2007-12-20 12:47:00 · 5 answers · asked by P Srey 1 in Science & Mathematics ➔ Physics
The period of simple pendulum is given by the formula
T = 2π √ [L/g].
This formula is derived assuming that the angle must be small.
How small? It is so small that sin θ is nearly equal to θ
When θ = 5° = 0.0873 radian, sin θ = 0.0871
When θ = 10° = 0.1745radian, sin θ = 0.1736
When θ = 15° = 0.2618 radian, sin θ = 0.2588
It is seen from above the period will not change very much even if the angle is 10°
The result depends upon how much sin θ differs from θ
2007-12-20 15:15:30 · answer #1 · answered by Pearlsawme 7 · 1⤊ 0⤋
I'm not sure where this restriction of 5 degrees came from. I suspect your teacher was telling you that the solution to the equation of motion for a pendulum can be simplified and solved in closed form if the angle of displacement of the pendulum is small. Otherwise, the frequency and amplitude start to couple and the period of motion no longer obeys the simple relationship of sqrt(g/l).
2007-12-20 12:55:32 · answer #2 · answered by nyphdinmd 7 · 0⤊ 0⤋
A rigid pendulum can swing up to +/- 180 degrees, exclusive, but its period would depend strongly on angle. For small angles, though, the period is approximately constant, being describable as a harmonic oscillator. Anything up to +/- 5 degrees would have the same period to within a percent or two.
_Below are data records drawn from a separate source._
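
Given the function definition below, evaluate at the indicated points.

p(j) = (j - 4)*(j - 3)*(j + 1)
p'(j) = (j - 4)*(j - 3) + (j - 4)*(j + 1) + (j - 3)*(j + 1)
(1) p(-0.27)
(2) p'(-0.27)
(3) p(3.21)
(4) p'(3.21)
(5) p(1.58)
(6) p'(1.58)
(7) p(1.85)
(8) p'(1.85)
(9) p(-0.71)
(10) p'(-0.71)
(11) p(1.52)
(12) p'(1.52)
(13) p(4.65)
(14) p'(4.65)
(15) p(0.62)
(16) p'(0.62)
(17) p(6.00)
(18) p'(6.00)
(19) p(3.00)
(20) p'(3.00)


(1) = 10.19
(2) = 8.46
(3) = -0.70
(4) = -2.61
(5) = 8.87
(6) = -6.47
(7) = 7.05
(8) = -6.93
(9) = 5.07
(10) = 15.03
(11) = 9.25
(12) = -6.31
(13) = 6.06
(14) = 14.07
(15) = 13.03
(16) = -1.29
(17) = 42.00
(18) = 41.00
(19) = 0.00
(20) = -4.00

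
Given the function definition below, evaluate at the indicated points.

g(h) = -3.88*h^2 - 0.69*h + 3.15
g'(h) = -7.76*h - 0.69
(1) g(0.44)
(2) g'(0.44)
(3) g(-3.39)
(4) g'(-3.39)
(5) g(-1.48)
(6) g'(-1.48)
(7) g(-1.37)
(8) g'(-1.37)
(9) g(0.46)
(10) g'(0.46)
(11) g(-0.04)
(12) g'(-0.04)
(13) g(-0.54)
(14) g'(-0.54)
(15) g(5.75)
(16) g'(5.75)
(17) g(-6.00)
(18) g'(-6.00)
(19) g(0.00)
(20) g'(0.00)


(1) = 2.10
(2) = -4.10
(3) = -39.10
(4) = 25.62
(5) = -4.33
(6) = 10.79
(7) = -3.19
(8) = 9.94
(9) = 2.01
(10) = -4.26
(11) = 3.17
(12) = -0.38
(13) = 2.39
(14) = 3.50
(15) = -129.10
(16) = -45.31
(17) = -132.39
(18) = 45.87
(19) = 3.15
(20) = -0.69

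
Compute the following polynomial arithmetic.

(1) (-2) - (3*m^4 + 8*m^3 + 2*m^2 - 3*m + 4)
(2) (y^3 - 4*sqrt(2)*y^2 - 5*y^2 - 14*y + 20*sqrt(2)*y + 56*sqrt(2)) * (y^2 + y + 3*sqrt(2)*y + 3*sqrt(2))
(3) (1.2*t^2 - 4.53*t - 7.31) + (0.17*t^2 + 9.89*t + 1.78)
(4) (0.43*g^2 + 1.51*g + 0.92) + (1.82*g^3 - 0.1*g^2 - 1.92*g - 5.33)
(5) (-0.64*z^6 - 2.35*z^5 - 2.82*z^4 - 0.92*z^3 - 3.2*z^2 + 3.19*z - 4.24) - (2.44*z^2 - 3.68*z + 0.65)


(1) = -3*m^4 - 8*m^3 - 2*m^2 + 3*m - 6
(2) = y^5 - 4*y^4 - sqrt(2)*y^4 - 43*y^3 + 4*sqrt(2)*y^3 + 19*sqrt(2)*y^2 + 82*y^2 + 14*sqrt(2)*y + 456*y + 336
(3) = 1.37*t^2 + 5.36*t - 5.53
(4) = 1.82*g^3 + 0.33*g^2 - 0.41*g - 4.41
(5) = -0.64*z^6 - 2.35*z^5 - 2.82*z^4 - 0.92*z^3 - 5.64*z^2 + 6.87*z - 4.89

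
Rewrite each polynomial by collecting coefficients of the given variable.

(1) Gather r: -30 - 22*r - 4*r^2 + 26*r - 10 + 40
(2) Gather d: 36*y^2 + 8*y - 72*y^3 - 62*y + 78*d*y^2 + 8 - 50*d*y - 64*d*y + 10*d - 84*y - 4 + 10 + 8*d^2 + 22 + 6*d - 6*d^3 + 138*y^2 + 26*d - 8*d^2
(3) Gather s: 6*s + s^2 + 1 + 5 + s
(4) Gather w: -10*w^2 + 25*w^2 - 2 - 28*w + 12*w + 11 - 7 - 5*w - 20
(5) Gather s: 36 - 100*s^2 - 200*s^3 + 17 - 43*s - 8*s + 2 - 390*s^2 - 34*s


(1) = -4*r^2 + 4*r
(2) = -6*d^3 + d*(78*y^2 - 114*y + 42) - 72*y^3 + 174*y^2 - 138*y + 36
(3) = s^2 + 7*s + 6
(4) = 15*w^2 - 21*w - 18
(5) = -200*s^3 - 490*s^2 - 85*s + 55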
2007-12-20 12:53:09 · answer #3 · answered by Dr. R 7 · 0⤊ 0⤋
To solve the equation of motion for simple harmonic motion for any pendulum means making an approximation that
sintheta = theta in radians.
This is a good approximation for theta less than 5 degrees. For bigger angles you have to use consevation of energy, not the easier torque = I alpha equation. If that means nothing to you, just ignore it.
2007-12-20 13:07:58 · answer #4 · answered by hello 6 · 1⤊ 0⤋
Because the elephant should not spook the mouse.
2007-12-20 12:49:41 · answer #5 · answered by mdd4696 3 · 0⤊ 2⤋